Due Diligence

Until you do due diligence, no one knows...

Technical due diligence for kernel software is an independent assessment of a kernel-mode codebase conducted in the context of a merger, acquisition, partnership, or licensing decision. The goal is to give the acquiring or investing party an accurate picture of the code quality, security posture, compatibility, and maintainability of the software before the deal closes. For kernel-mode drivers and system software specifically, hidden defects carry costs that are easy to underestimate from the outside: a driver that crashes on current Windows versions requires a remediation effort before the product can ship, a driver with known security vulnerabilities creates immediate liability, and a driver that depends on undocumented kernel interfaces may break with any future Windows update.

Our impartial evaluation gives you the information you need while insulating you from intellectual property risks if the deal ultimately doesn't happen. We have significant experience on a wide range of platforms including Windows and Linux, classes of business and software ranging from small startups to fortune 500 companies. We understand the sensitivities of your intellectual property and your code.

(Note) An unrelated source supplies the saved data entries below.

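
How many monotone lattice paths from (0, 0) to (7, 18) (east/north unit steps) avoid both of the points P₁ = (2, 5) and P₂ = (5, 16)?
Number of paths = 224542

Inclusion–exclusion. Total paths: C(25, 7) = 480700. Through P₁: C(7, 2)·C(18, 5) = 179928. Through P₂: C(21, 5)·C(4, 2) = 122094. Since P₁ is strictly southwest of P₂, a monotone path through both must visit P₁ then P₂; paths through both = C(7, 2)·C(14, 3)·C(4, 2) = 45864. Avoid both = 480700 − 179928 − 122094 + 45864 = 224542.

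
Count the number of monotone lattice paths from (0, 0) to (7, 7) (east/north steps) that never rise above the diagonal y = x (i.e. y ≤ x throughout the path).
Number of paths = 429

By the reflection principle (André's argument), the number of monotone paths to (7, 7) with n ≤ m that never go above y = x is C(14, 7) − C(14, 8) = 3432 − 3003 = 429.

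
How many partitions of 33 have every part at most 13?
p(33, parts ≤ 13) = 8073

Use the recurrence p(n, m) = p(n, m−1) + p(n−m, m): either the largest part is < m (count p(n, m−1)) or the largest part is exactly m (remove one copy of m, count p(n−m, m)). With p(0, ·) = 1 this gives p(33, parts ≤ 13) = 8073. (By conjugating Young diagrams, this also counts partitions of 33 into at most 13 parts.)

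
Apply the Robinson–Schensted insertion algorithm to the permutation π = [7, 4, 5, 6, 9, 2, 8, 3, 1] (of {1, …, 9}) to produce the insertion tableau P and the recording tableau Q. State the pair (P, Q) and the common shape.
P = [1, 3, 6, 8] / [2, 5] / [4, 9] / [7];  Q = [1, 3, 4, 5] / [2, 7] / [6, 8] / [9];  common shape = (4, 2, 2, 1)

Row-insert the values π_1, π_2, … into P one at a time, bumping the leftmost entry strictly greater than the inserted value down to the next row. The recording tableau Q records, in position (i, j), the step at which that cell was added to P.
  Insert 7 (step 1): P = [7];  Q = [1]
  Insert 4 (step 2): P = [4] / [7];  Q = [1] / [2]
  Insert 5 (step 3): P = [4, 5] / [7];  Q = [1, 3] / [2]
  Insert 6 (step 4): P = [4, 5, 6] / [7];  Q = [1, 3, 4] / [2]
  Insert 9 (step 5): P = [4, 5, 6, 9] / [7];  Q = [1, 3, 4, 5] / [2]
  Insert 2 (step 6): P = [2, 5, 6, 9] / [4] / [7];  Q = [1, 3, 4, 5] / [2] / [6]
  Insert 8 (step 7): P = [2, 5, 6, 8] / [4, 9] / [7];  Q = [1, 3, 4, 5] / [2, 7] / [6]
  Insert 3 (step 8): P = [2, 3, 6, 8] / [4, 5] / [7, 9];  Q = [1, 3, 4, 5] / [2, 7] / [6, 8]
  Insert 1 (step 9): P = [1, 3, 6, 8] / [2, 5] / [4, 9] / [7];  Q = [1, 3, 4, 5] / [2, 7] / [6, 8] / [9]
Final shape: (4, 2, 2, 1).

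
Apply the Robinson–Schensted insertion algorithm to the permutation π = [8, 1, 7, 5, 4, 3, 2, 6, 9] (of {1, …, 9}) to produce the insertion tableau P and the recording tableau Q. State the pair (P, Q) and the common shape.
P = [1, 2, 6, 9] / [3] / [4] / [5] / [7] / [8];  Q = [1, 3, 8, 9] / [2] / [4] / [5] / [6] / [7];  common shape = (4, 1, 1, 1, 1, 1)

Row-insert the values π_1, π_2, … into P one at a time, bumping the leftmost entry strictly greater than the inserted value down to the next row. The recording tableau Q records, in position (i, j), the step at which that cell was added to P.
  Insert 8 (step 1): P = [8];  Q = [1]
  Insert 1 (step 2): P = [1] / [8];  Q = [1] / [2]
  Insert 7 (step 3): P = [1, 7] / [8];  Q = [1, 3] / [2]
  Insert 5 (step 4): P = [1, 5] / [7] / [8];  Q = [1, 3] / [2] / [4]
  Insert 4 (step 5): P = [1, 4] / [5] / [7] / [8];  Q = [1, 3] / [2] / [4] / [5]
  Insert 3 (step 6): P = [1, 3] / [4] / [5] / [7] / [8];  Q = [1, 3] / [2] / [4] / [5] / [6]
  Insert 2 (step 7): P = [1, 2] / [3] / [4] / [5] / [7] / [8];  Q = [1, 3] / [2] / [4] / [5] / [6] / [7]
  Insert 6 (step 8): P = [1, 2, 6] / [3] / [4] / [5] / [7] / [8];  Q = [1, 3, 8] / [2] / [4] / [5] / [6] / [7]
  Insert 9 (step 9): P = [1, 2, 6, 9] / [3] / [4] / [5] / [7] / [8];  Q = [1, 3, 8, 9] / [2] / [4] / [5] / [6] / [7]
Final shape: (4, 1, 1, 1, 1, 1).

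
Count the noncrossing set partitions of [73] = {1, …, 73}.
C_73 = 79463489365077377841208237632349268884500

These noncrossing partitions are counted by the Catalan number C_n = (1/(n + 1)) · C(2n, n). For n = 73: C_73 = (1/74) · C(146, 73) = 5880298213015725960249409584793845897453000/74 = 79463489365077377841208237632349268884500.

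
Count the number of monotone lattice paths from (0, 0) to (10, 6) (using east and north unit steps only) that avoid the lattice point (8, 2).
Number of paths = 7333

Total paths from (0, 0) to (10, 6): C(16, 10) = 8008. Paths through (8, 2): (paths (0, 0) → (8, 2)) × (paths (8, 2) → (10, 6)) = C(10, 8) · C(6, 2) = 45 · 15 = 675. Avoidance count = 8008 − 675 = 7333.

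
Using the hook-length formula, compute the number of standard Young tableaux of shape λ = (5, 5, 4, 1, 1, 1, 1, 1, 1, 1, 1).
# SYT of shape (5, 5, 4, 1, 1, 1, 1, 1, 1, 1, 1) = 128035908

Hook-length formula: f^λ = n! / Π hook(c), product over all cells c of the Young diagram. For λ = (5, 5, 4, 1, 1, 1, 1, 1, 1, 1, 1), n = 22 boxes. Hook lengths by row (left-to-right, top-to-bottom): [15, 6, 5, 4, 2]; [14, 5, 4, 3, 1]; [12, 3, 2, 1]; [8]; [7]; [6]; [5]; [4]; [3]; [2]; [1]. Product of hooks = 8778792960000. So f^λ = 22! / 8778792960000 = 1124000727777607680000 / 8778792960000 = 128035908.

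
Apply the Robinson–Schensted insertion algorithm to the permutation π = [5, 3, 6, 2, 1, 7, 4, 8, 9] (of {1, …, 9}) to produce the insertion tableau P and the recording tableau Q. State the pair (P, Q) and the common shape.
P = [1, 4, 7, 8, 9] / [2, 6] / [3] / [5];  Q = [1, 3, 6, 8, 9] / [2, 7] / [4] / [5];  common shape = (5, 2, 1, 1)

Row-insert the values π_1, π_2, … into P one at a time, bumping the leftmost entry strictly greater than the inserted value down to the next row. The recording tableau Q records, in position (i, j), the step at which that cell was added to P.
  Insert 5 (step 1): P = [5];  Q = [1]
  Insert 3 (step 2): P = [3] / [5];  Q = [1] / [2]
  Insert 6 (step 3): P = [3, 6] / [5];  Q = [1, 3] / [2]
  Insert 2 (step 4): P = [2, 6] / [3] / [5];  Q = [1, 3] / [2] / [4]
  Insert 1 (step 5): P = [1, 6] / [2] / [3] / [5];  Q = [1, 3] / [2] / [4] / [5]
  Insert 7 (step 6): P = [1, 6, 7] / [2] / [3] / [5];  Q = [1, 3, 6] / [2] / [4] / [5]
  Insert 4 (step 7): P = [1, 4, 7] / [2, 6] / [3] / [5];  Q = [1, 3, 6] / [2, 7] / [4] / [5]
  Insert 8 (step 8): P = [1, 4, 7, 8] / [2, 6] / [3] / [5];  Q = [1, 3, 6, 8] / [2, 7] / [4] / [5]
  Insert 9 (step 9): P = [1, 4, 7, 8, 9] / [2, 6] / [3] / [5];  Q = [1, 3, 6, 8, 9] / [2, 7] / [4] / [5]
Final shape: (5, 2, 1, 1).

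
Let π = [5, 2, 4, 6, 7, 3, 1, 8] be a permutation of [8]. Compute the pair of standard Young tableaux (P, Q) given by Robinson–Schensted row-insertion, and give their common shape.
P = [1, 3, 6, 7, 8] / [2] / [4] / [5];  Q = [1, 3, 4, 5, 8] / [2] / [6] / [7];  common shape = (5, 1, 1, 1)

Row-insert the values π_1, π_2, … into P one at a time, bumping the leftmost entry strictly greater than the inserted value down to the next row. The recording tableau Q records, in position (i, j), the step at which that cell was added to P.
  Insert 5 (step 1): P = [5];  Q = [1]
  Insert 2 (step 2): P = [2] / [5];  Q = [1] / [2]
  Insert 4 (step 3): P = [2, 4] / [5];  Q = [1, 3] / [2]
  Insert 6 (step 4): P = [2, 4, 6] / [5];  Q = [1, 3, 4] / [2]
  Insert 7 (step 5): P = [2, 4, 6, 7] / [5];  Q = [1, 3, 4, 5] / [2]
  Insert 3 (step 6): P = [2, 3, 6, 7] / [4] / [5];  Q = [1, 3, 4, 5] / [2] / [6]
  Insert 1 (step 7): P = [1, 3, 6, 7] / [2] / [4] / [5];  Q = [1, 3, 4, 5] / [2] / [6] / [7]
  Insert 8 (step 8): P = [1, 3, 6, 7, 8] / [2] / [4] / [5];  Q = [1, 3, 4, 5, 8] / [2] / [6] / [7]
Final shape: (5, 1, 1, 1).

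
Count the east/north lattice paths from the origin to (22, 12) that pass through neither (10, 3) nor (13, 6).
Number of paths = 357123000

Inclusion–exclusion. Total paths: C(34, 22) = 548354040. Through P₁: C(13, 10)·C(21, 12) = 84063980. Through P₂: C(19, 13)·C(15, 9) = 135795660. Since P₁ is strictly southwest of P₂, a monotone path through both must visit P₁ then P₂; paths through both = C(13, 10)·C(6, 3)·C(15, 9) = 28628600. Avoid both = 548354040 − 84063980 − 135795660 + 28628600 = 357123000.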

Technical due diligence often pairs well with our driver code review service for a deeper codebase analysis, or with reverse engineering when compiled binaries must be evaluated without source code. Contact us to discuss your evaluation requirements.

What We Assess

A Joya Systems technical due diligence assessment of a Windows driver codebase examines:

  • Code quality and architecture.The soundness of the driver's design decisions (device stack position, I/O model, locking strategy) and the quality of the implementation, including adherence to documented Windows Driver Kit patterns and avoidance of common kernel-mode pitfalls.
  • Security posture. Known vulnerability classes in kernel-mode code: improper user-mode input validation, integer overflows in size calculations, use-after-free patterns, and privilege escalation paths through exposed IOCTL interfaces.
  • Windows version compatibility. Whether the driver works correctly on current Windows 10 and Windows 11 releases, meets Driver Signature Enforcement and HVCI (Hypervisor-Protected Code Integrity) requirements, and is free of dependencies on undocumented or deprecated kernel interfaces.
  • Driver signing and WHQL status. The current signing status, whether it holds a valid Microsoft hardware signature, and whether it is compatible with Secure Boot-enabled systems.
  • Maintainability. The quality of test coverage, build reproducibility, and the extent to which the codebase can be safely modified by engineers who did not write the original code.

Engagement Scenarios

The most common scenario is M&A: an acquiring company discovers that the acquisition target's product includes a Windows driver component, and the technical due diligence process needs to include an assessment of that component by engineers who understand kernel-mode software. OEM licensing evaluation is another frequent request, where a hardware vendor is about to take a dependency on a software company's driver and wants an independent technical opinion before committing. Contractor-delivery acceptance is a third: a company outsourced driver development to a third party and wants an independent review before accepting delivery and making the final payment. In each case the output is a written independent assessment, though the framing and depth of analysis may differ based on what information is available and how much time the transaction allows.

What You Receive

At the conclusion of a due diligence engagement you receive a written assessment report that documents findings by category and severity, explains the technical basis for each finding, and provides an overall risk rating for the codebase. The report is written to be understood by non-technical stakeholders such as legal and investment teams, with a technical appendix that gives the engineering team the specific detail they need to evaluate and prioritize remediation. If source code is not available, we can perform a binary-level analysis using reverse engineering techniques; see our reverse engineering services for details. For a more comprehensive source-level review, our driver code review and due diligence assessments can be combined into a single engagement. Contact us to discuss the timeline and scope of your transaction.

Frequently Asked Questions

What is technical due diligence for driver software?
Technical due diligence for driver software is an independent assessment of a kernel-mode codebase conducted in the context of a merger, acquisition, or investment decision. The goal is to give the acquiring party an accurate picture of the code quality, security posture, maintainability, and technical risk before the deal closes. For kernel-mode software in particular, hidden defects — race conditions, memory corruption, incompatibility with newer Windows versions — can be far more expensive to remediate post-acquisition than they appear from the outside.
What does a kernel software acquisition assessment include?
A thorough assessment covers code quality and architecture review, identification of known vulnerability patterns specific to kernel-mode development, compatibility with current and upcoming Windows versions, the state of driver signing and Windows Hardware Lab Kit (HLK) certification, an evaluation of test coverage and build practices, and an assessment of dependence on undocumented or deprecated kernel interfaces. The output is a written report with findings categorized by severity and a prioritized remediation plan.
How do you evaluate the quality of a Windows driver codebase?
We evaluate driver codebases by reading the source directly and applying the same criteria used in our code review service: IRQL discipline, correct IRP completion paths, memory management, locking correctness, and handling of edge cases such as driver unload and surprise removal. We also examine historical crash data if available, Driver Verifier test results, and how the code is structured for ongoing maintenance. Code that compiles cleanly but fails basic Driver Verifier tests or crashes on a current Windows version represents a material risk regardless of how the product performs in demonstrations.